A real massacre has been committed against human rights during this war, and the confidence of the strongest believers in the Arab and Muslim worlds has been shaken. The sad result is that many leftists and liberals have given up on human rights and have drifted toward extremism.

Experiences prove that these people become more extreme because they are disappointed, and they feel that they have been deceived for years by countries and parties that carried the torch of justice, equality, and nondiscrimination. These principles were quickly extinguished with the first real moral test that revealed their hypocrisy and double standards.

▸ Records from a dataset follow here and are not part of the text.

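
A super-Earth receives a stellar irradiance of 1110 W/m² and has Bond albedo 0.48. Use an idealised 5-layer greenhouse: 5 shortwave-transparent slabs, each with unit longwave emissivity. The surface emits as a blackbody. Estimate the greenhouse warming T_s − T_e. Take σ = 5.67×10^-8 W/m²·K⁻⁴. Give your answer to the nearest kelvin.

OLR = S(1−α)/4 = 144.3 W/m²; the top layer radiates at T_e = 224.6 K.
Surface: T_s = (6)^¼·T_e = 351.5 K.
So the greenhouse effect raises the surface by 351.5 − 224.6 = 126.9 K.

127 K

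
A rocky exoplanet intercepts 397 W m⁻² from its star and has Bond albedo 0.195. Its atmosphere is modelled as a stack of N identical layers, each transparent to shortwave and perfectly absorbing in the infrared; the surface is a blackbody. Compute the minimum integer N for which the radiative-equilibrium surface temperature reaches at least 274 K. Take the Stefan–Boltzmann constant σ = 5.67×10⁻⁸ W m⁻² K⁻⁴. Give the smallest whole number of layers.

3

OLR = S(1−α)/4 = 79.90 W m⁻²; the top layer radiates at T_e = 193.7 K.
Since T_s⁴ = (N+1)T_e⁴, we need N ≥ (T_s/T_e)⁴ − 1 = 3.000.
Rounding up, N = 3.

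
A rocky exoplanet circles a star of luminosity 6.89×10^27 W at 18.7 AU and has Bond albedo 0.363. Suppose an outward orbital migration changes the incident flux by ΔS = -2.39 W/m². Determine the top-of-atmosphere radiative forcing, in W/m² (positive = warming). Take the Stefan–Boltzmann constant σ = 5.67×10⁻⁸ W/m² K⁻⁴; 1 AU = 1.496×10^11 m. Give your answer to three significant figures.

-0.381 W/m²

d = 18.7 × 1.496×10^11 m = 2.798×10^12 m.
Flux at the orbit: S = L/(4πd²) = 6.89×10^27/(4π·(2.80×10^12)²) = 70.06 W/m².
TOA radiative forcing: ΔF = (1−α)ΔS/4 = 0.637·(-2.39)/4 = -0.3806 W/m².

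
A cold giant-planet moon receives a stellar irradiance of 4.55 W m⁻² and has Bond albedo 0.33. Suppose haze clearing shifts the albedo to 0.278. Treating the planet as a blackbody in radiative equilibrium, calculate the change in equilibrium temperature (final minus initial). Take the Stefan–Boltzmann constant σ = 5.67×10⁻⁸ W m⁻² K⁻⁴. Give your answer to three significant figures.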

Despite all that, and after the war on Gaza ends, some of us human rights defenders in the Middle East will still be in the field confronting regimes that have continued to harness their resources and security and media apparatuses to demonize us and distort our image. The attack of these regimes against human rights activists after the war on Gaza will be stronger and more severe because they will be fully supported by the majority of the people, who are angry and dissatisfied with human rights and everyone who works for them, due to the procrastination, duplication, and politicization these masses have witnessed.

Human rights defenders in this region will need a long rehabilitation process to restore their collapsed relationship with the concepts and values that they defended for decades because they endured a lot of harassment and persecution.  They also need to restore their relationship with the partners that were supposedly dedicated to bringing about a value change in society. They must think of true and more honest alternative allies that genuinely believe in the principles of justice, anti-discrimination, tolerance, and acceptance of others in their societies.

This year, the human rights activists in the Middle East exchange condolences on International Human Rights Day, which seems a funeral rather than a celebration as Democrats and Republicans in the United States intentionally jeopardize their reputation.